As I have hopefully shown applying the concept of ‘creativity’ to ‘radio’ isn’t a straightforward task, particularly with a lack of this discussion in current literature. By outlining some of the reflections that I have made while ‘reading and writing’ however I have started to think through these ideas and over the next few months in writing the first draft of my literature review I aim to further think through these ideas.
Barnard, S (2000) Studying radio. London: Arnold Publishers.
Bell, D and and Oakley, K (2014) Cultural Policy: Key Ideas in Media and Cultural Studies. Oxon: Routledge.
DCMS (2001) Creative Industries Mapping Documents [online] Available at: https://www.gov.uk/government/publications/creative-industries-mapping-documents-2001 (Accessed 20/06/15).

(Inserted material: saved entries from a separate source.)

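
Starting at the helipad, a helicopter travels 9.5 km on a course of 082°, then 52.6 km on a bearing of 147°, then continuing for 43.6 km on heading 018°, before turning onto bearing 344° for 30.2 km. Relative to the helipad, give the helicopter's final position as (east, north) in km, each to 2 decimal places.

(43.20, 27.70)

Leg 1 (082°, 9.5 km): east 9.5 sin 82° = 9.41, north 9.5 cos 82° = 1.32
Leg 2 (147°, 52.6 km): east 52.6 sin 147° = 28.65, north 52.6 cos 147° = -44.11
Leg 3 (018°, 43.6 km): east 43.6 sin 18° = 13.47, north 43.6 cos 18° = 41.47
Leg 4 (344°, 30.2 km): east 30.2 sin 344° = -8.32, north 30.2 cos 344° = 29.03
Summing: 43.20 km east, 27.70 km north → (43.20, 27.70).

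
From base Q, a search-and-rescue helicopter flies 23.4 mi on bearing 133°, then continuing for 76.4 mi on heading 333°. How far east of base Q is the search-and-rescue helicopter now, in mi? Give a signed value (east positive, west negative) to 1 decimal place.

-17.6 mi

Leg 1 (133°, 23.4 mi): east 23.4 sin 133° = 17.11, north 23.4 cos 133° = -15.96
Leg 2 (333°, 76.4 mi): east 76.4 sin 333° = -34.68, north 76.4 cos 333° = 68.07
Net east component: -17.57 mi.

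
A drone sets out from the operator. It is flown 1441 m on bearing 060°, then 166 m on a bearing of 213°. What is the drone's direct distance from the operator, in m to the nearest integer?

1295 m

Leg 1 (060°, 1441 m): east 1441 sin 60° = 1247.94, north 1441 cos 60° = 720.50
Leg 2 (213°, 166 m): east 166 sin 213° = -90.41, north 166 cos 213° = -139.22
Net: 1157.53 east, 581.28 north. Distance = √((1157.53)² + (581.28)²) = 1295.287 m.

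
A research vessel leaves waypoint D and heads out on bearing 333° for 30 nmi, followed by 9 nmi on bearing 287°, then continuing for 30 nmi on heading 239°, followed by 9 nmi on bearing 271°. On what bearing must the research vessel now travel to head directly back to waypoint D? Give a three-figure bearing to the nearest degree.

104°

Leg 1 (333°, 30 nmi): east 30 sin 333° = -13.62, north 30 cos 333° = 26.73
Leg 2 (287°, 9 nmi): east 9 sin 287° = -8.61, north 9 cos 287° = 2.63
Leg 3 (239°, 30 nmi): east 30 sin 239° = -25.72, north 30 cos 239° = -15.45
Leg 4 (271°, 9 nmi): east 9 sin 271° = -9.00, north 9 cos 271° = 0.16
Net displacement: -56.94 east, 14.07 north. Direction back to start is (56.94, -14.07): bearing = atan2(56.94, -14.07) mod 360° = 103.88° ≈ 104°.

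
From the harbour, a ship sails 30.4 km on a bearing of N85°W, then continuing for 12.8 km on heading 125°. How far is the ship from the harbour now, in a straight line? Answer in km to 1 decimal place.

Leg 1 (N85°W, 30.4 km): east 30.4 sin 275° = -30.28, north 30.4 cos 275° = 2.65
Leg 2 (125°, 12.8 km): east 12.8 sin 125° = 10.49, north 12.8 cos 125° = -7.34
Net: -19.80 east, -4.69 north. Distance = √((-19.80)² + (-4.69)²) = 20.348 km.

20.3 km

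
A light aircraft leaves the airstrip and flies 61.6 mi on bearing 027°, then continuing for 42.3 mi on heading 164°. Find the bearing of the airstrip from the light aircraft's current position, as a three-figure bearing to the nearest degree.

250°

Leg 1 (027°, 61.6 mi): east 61.6 sin 27° = 27.97, north 61.6 cos 27° = 54.89
Leg 2 (164°, 42.3 mi): east 42.3 sin 164° = 11.66, north 42.3 cos 164° = -40.66
Net displacement: 39.63 east, 14.22 north. Direction back to start is (-39.63, -14.22): bearing = atan2(-39.63, -14.22) mod 360° = 250.25° ≈ 250°.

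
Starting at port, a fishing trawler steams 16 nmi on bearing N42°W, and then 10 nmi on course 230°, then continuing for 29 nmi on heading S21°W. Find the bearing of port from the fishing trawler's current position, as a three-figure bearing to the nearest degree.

Leg 1 (N42°W, 16 nmi): east 16 sin 318° = -10.71, north 16 cos 318° = 11.89
Leg 2 (230°, 10 nmi): east 10 sin 230° = -7.66, north 10 cos 230° = -6.43
Leg 3 (S21°W, 29 nmi): east 29 sin 201° = -10.39, north 29 cos 201° = -27.07
Net displacement: -28.76 east, -21.61 north. Direction back to start is (28.76, 21.61): bearing = atan2(28.76, 21.61) mod 360° = 53.08° ≈ 053°.

053°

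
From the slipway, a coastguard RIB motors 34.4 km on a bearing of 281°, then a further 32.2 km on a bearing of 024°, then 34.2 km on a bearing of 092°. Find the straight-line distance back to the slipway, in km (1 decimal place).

Leg 1 (281°, 34.4 km): east 34.4 sin 281° = -33.77, north 34.4 cos 281° = 6.56
Leg 2 (024°, 32.2 km): east 32.2 sin 24° = 13.10, north 32.2 cos 24° = 29.42
Leg 3 (092°, 34.2 km): east 34.2 sin 92° = 34.18, north 34.2 cos 92° = -1.19
Net: 13.51 east, 34.79 north. Distance = √((13.51)² + (34.79)²) = 37.317 km.

37.3 km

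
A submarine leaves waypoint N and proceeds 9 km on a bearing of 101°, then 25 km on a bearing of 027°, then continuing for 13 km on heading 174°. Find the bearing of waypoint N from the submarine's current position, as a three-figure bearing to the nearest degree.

Leg 1 (101°, 9 km): east 9 sin 101° = 8.83, north 9 cos 101° = -1.72
Leg 2 (027°, 25 km): east 25 sin 27° = 11.35, north 25 cos 27° = 22.28
Leg 3 (174°, 13 km): east 13 sin 174° = 1.36, north 13 cos 174° = -12.93
Net displacement: 21.54 east, 7.63 north. Direction back to start is (-21.54, -7.63): bearing = atan2(-21.54, -7.63) mod 360° = 250.50° ≈ 250°.

250°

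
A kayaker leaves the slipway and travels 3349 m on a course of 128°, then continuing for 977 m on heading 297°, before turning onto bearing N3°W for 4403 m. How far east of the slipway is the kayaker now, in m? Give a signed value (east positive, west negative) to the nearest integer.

Leg 1 (128°, 3349 m): east 3349 sin 128° = 2639.05, north 3349 cos 128° = -2061.85
Leg 2 (297°, 977 m): east 977 sin 297° = -870.51, north 977 cos 297° = 443.55
Leg 3 (N3°W, 4403 m): east 4403 sin 357° = -230.44, north 4403 cos 357° = 4396.97
Net east component: 1538.10 m.

1538 m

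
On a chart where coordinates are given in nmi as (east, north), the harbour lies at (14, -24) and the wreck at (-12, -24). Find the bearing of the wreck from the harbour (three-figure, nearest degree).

Δeast = -12 − 14 = -26.00; Δnorth = -24 − -24 = 0.00.
Bearing = atan2(Δeast, Δnorth) mod 360° = 270.00° ≈ 270°.

270°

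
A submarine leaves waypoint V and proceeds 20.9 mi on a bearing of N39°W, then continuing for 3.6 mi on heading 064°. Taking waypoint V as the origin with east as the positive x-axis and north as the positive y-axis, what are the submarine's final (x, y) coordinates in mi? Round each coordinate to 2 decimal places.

Leg 1 (N39°W, 20.9 mi): east 20.9 sin 321° = -13.15, north 20.9 cos 321° = 16.24
Leg 2 (064°, 3.6 mi): east 3.6 sin 64° = 3.24, north 3.6 cos 64° = 1.58
Summing: -9.92 mi east, 17.82 mi north → (-9.92, 17.82).

(-9.92, 17.82)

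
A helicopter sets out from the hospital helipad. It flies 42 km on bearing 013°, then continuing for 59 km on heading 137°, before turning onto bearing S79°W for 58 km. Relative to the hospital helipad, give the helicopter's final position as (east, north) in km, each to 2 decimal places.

(-7.25, -13.29)

Leg 1 (013°, 42 km): east 42 sin 13° = 9.45, north 42 cos 13° = 40.92
Leg 2 (137°, 59 km): east 59 sin 137° = 40.24, north 59 cos 137° = -43.15
Leg 3 (S79°W, 58 km): east 58 sin 259° = -56.93, north 58 cos 259° = -11.07
Summing: -7.25 km east, -13.29 km north → (-7.25, -13.29).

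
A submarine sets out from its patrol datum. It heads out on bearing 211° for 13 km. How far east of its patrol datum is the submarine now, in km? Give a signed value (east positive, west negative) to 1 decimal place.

-6.7 km

Leg 1 (211°, 13 km): east 13 sin 211° = -6.70, north 13 cos 211° = -11.14
Net east component: -6.70 km.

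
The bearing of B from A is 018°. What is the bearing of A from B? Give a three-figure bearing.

198°

Back-bearing = 018° + 180° = 198°.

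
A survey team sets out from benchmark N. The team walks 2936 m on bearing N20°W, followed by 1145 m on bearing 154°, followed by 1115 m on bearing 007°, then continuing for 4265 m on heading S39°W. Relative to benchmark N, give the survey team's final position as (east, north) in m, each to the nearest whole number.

(-3050, -478)

Leg 1 (N20°W, 2936 m): east 2936 sin 340° = -1004.17, north 2936 cos 340° = 2758.94
Leg 2 (154°, 1145 m): east 1145 sin 154° = 501.93, north 1145 cos 154° = -1029.12
Leg 3 (007°, 1115 m): east 1115 sin 7° = 135.88, north 1115 cos 7° = 1106.69
Leg 4 (S39°W, 4265 m): east 4265 sin 219° = -2684.05, north 4265 cos 219° = -3314.53
Summing: -3050.40 m east, -478.02 m north → (-3050, -478).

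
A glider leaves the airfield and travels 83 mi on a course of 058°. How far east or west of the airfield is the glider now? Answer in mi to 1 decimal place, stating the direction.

Leg 1 (058°, 83 mi): east 83 sin 58° = 70.39, north 83 cos 58° = 43.98
Net east component: 70.39 mi.

70.4 mi east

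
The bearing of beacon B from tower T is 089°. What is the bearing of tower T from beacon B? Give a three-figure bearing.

Back-bearing = 089° + 180° = 269°.

269°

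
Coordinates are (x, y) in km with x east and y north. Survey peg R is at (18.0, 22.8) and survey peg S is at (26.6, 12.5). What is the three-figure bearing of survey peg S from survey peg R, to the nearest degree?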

Hausman, C; Messere, F; O’Donnell, L; Benoit, P (2007) Modern radio production: Production, programming and performance, seventh edition. Belmont: Thomas Wadsworth.
Hendy, D (2000) Radio in the global age. Cambridge: Polity Press.
Sieveking, L (1934) The stuff of radio. London: Cassell.
Street, S (2014) The poetry of radio: the colour of sound. Abingdon: Routledge.
Verma, N (2012) Theater of the Mind: Imagination, Aesthetics, and American Radio Drama. Chicago: University of Chicago Press.